He truly was. He was polite and complimentary and even brought me a gift. Who does that? He has traditional values, is respectful and kind and not only asked me some really interesting questions, but listened for the answers.
I usually try to make my dates fun. It deflects from my dates asking me anything personal. Yes, believe it or not, I have some significant walls built up around me that it would take the most patient of men to penetrate. I use my humor and self deprecation to never actually answer a question that is posed directly to me. I blab more on this blog than I ever have. To anyone. And even at that, there are many many things that I don’t even share on here.
Back to the date. We had a great conversation. We talked about all sorts of topics. He is a very kind man who has had women take advantage of him in the past. He told me the stories and I honestly couldn’t believe it.
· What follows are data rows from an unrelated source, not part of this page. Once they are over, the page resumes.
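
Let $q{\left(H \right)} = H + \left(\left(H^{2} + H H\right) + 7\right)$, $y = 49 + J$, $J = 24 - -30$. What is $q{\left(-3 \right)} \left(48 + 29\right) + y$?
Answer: $1797$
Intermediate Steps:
$J = 54$ ($J = 24 + 30 = 54$)
$y = 103$ ($y = 49 + 54 = 103$)
$q{\left(H \right)} = 7 + H + 2 H^{2}$ ($q{\left(H \right)} = H + \left(\left(H^{2} + H^{2}\right) + 7\right) = H + \left(2 H^{2} + 7\right) = H + \left(7 + 2 H^{2}\right) = 7 + H + 2 H^{2}$)
$q{\left(-3 \right)} \left(48 + 29\right) + y = \left(7 - 3 + 2 \left(-3\right)^{2}\right) \left(48 + 29\right) + 103 = \left(7 - 3 + 2 \cdot 9\right) 77 + 103 = \left(7 - 3 + 18\right) 77 + 103 = 22 \cdot 77 + 103 = 1694 + 103 = 1797$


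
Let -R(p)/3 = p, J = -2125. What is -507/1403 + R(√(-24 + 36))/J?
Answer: -507/1403 + 6*√3/2125 ≈ -0.35648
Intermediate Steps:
R(p) = -3*p
-507/1403 + R(√(-24 + 36))/J = -507/1403 - 3*√(-24 + 36)/(-2125) = -507*1/1403 - 6*√3*(-1/2125) = -507/1403 - 6*√3*(-1/2125) = -507/1403 + 6*√3/2125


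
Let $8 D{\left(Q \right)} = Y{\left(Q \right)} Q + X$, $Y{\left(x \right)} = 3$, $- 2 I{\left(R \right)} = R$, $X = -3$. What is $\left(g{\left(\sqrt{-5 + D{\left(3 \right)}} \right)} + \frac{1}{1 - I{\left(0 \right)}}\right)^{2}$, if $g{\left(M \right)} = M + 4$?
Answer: $\frac{\left(10 + i \sqrt{17}\right)^{2}}{4} \approx 20.75 + 20.616 i$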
Not that the women were so shitty, but that he didn’t see them coming from a mile a way. It actually crossed my mind, for a fraction of a millisecond, that if I was one of ‘those’ women, that I could convince myself (and him) that we were a good match.
We aren’t. He’s very straight-laced and very right-winged. While not being a raging liberal, we definitely have some differing views. If I was into him, I’m sure I could figure out a way to work around such opposing views, but the fact of the matter is that although he was a terrific guy, I couldn’t imagine ever wanting to kiss him. It was more like I wanted to give him a hug. And protect him from the next woman that will inevitably take advantage of him. As I drove home I was a bit sad. And wracking my brain for a nice woman to set him up with!